Queen Guenevere [sat] gaily dressed and placed in the middle,
Seated on the upper level, adorned all about;
Fine silk surrounding her, a canopy overhead
Of costly French fabric, silk carpets underfoot
That were embroidered and studded with the finest gems
That money could buy at the highest price
The loveliest to see
Glanced round with eyes blue-grey;
That he had had seen a fairer one
Truly could no man say.
(74 - 84)
The richness of Arthur’s court and the beauty of his queen both attest to his power and influence. In this passage, Guenevere plays the role of Arthur’s possession just as much as the gems and fine silk carpets and canopies that surround her.
. . . . . There bursts in at the hall door a terrible figure,
In his stature the very tallest on earth.
From the waist to the neck so thick-set and square,
And his loins and his limbs so massive and long,
In truth half a giant I believe he was,
But anyway of all men I judge him to be the largest,
And the most attractive of his size who could sit on a horse.
For while in back and chest his body was forbidding,
Both his belly and waist were becomingly trim,
And every part of his body equally elegant
His hue astounded them,
Set in his looks so keen;
For boldly he rode in,
Completely emerald green.
(136 - 150)
The Green Knight is both monstrous and beautiful: his great size makes him something of a giant, creatures which had fearsome reputations in medieval romances. Besides that, he’s completely green! But on the other hand, his body is elegant, and he appears to be in great shape if his large chest and back paired with a trim waist are any indication.
And all arrayed in green that man and his clothes:
A straight close-fitting coat that clung to his body,
A pleasant mantle over that, adorned within
With plain trimmed fur, the facing made bright
With gay shining ermine, and his hood of the same
Thrown back from his hair and laid over his shoulders.
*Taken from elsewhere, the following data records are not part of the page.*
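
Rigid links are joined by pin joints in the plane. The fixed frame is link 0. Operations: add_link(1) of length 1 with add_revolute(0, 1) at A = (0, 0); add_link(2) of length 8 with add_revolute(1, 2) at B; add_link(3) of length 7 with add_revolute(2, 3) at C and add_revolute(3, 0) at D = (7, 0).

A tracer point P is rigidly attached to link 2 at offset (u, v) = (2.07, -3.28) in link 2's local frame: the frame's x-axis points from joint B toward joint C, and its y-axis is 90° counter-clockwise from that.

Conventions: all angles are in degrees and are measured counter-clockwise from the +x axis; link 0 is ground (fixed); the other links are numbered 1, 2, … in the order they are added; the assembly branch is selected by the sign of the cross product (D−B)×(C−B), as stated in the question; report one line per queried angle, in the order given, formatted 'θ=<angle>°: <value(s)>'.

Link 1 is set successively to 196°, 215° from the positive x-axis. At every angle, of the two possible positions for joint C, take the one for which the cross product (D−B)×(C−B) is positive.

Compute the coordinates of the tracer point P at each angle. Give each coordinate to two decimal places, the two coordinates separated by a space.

A=(0,0), D=(7.00,0)
θ=196°: B = A + 1.00·(cos196°, sin196°) = (-0.9613, -0.2756)
θ=196°: |BD| = 7.9660
θ=196°: circle(B,8.00) ∩ circle(D,7.00): a=4.9245, h=6.3047
θ=196°:   candidates: C₊=(3.7422,6.1957) cross=50.223; C₋=(4.1785,-6.4062) cross=-50.223
θ=196°:   branch + wants cross > 0 → take C=(3.7422,6.1957) (cross=50.223)
θ=196°: ex = (C−B)/|BC| = (0.5879,0.8089); ey = (-0.8089,0.5879)
θ=196°: P = B + 2.07·ex + -3.28·ey = (2.9090,-0.5296)
θ=215°: B = A + 1.00·(cos215°, sin215°) = (-0.8192, -0.5736)
θ=215°: |BD| = 7.8402
θ=215°: circle(B,8.00) ∩ circle(D,7.00): a=4.8767, h=6.3418
θ=215°:   candidates: C₊=(3.5805,6.1080) cross=49.720; C₋=(4.5084,-6.5416) cross=-49.720
θ=215°:   branch + wants cross > 0 → take C=(3.5805,6.1080) (cross=49.720)
θ=215°: ex = (C−B)/|BC| = (0.5500,0.8352); ey = (-0.8352,0.5500)
θ=215°: P = B + 2.07·ex + -3.28·ey = (3.0587,-0.6486)

θ=196°: 2.91 -0.53
θ=215°: 3.06 -0.65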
Neat tightly-drawn stockings coloured to match
Clinging to his calf, and shining spurs below
Of bright gold, over embroidered and richly striped silk.
(151 - 159)
The Green Knight’s clothing indicates that he is very wealthy: fur, particularly ermine, was a very expensive material and embroidered, striped silk would have been costly and time-consuming to make. The lines following these go on to detail the embroidery, bead and metalwork of the Knight’s tack and saddle, all of which indicate a similar degree of wealth and time investment.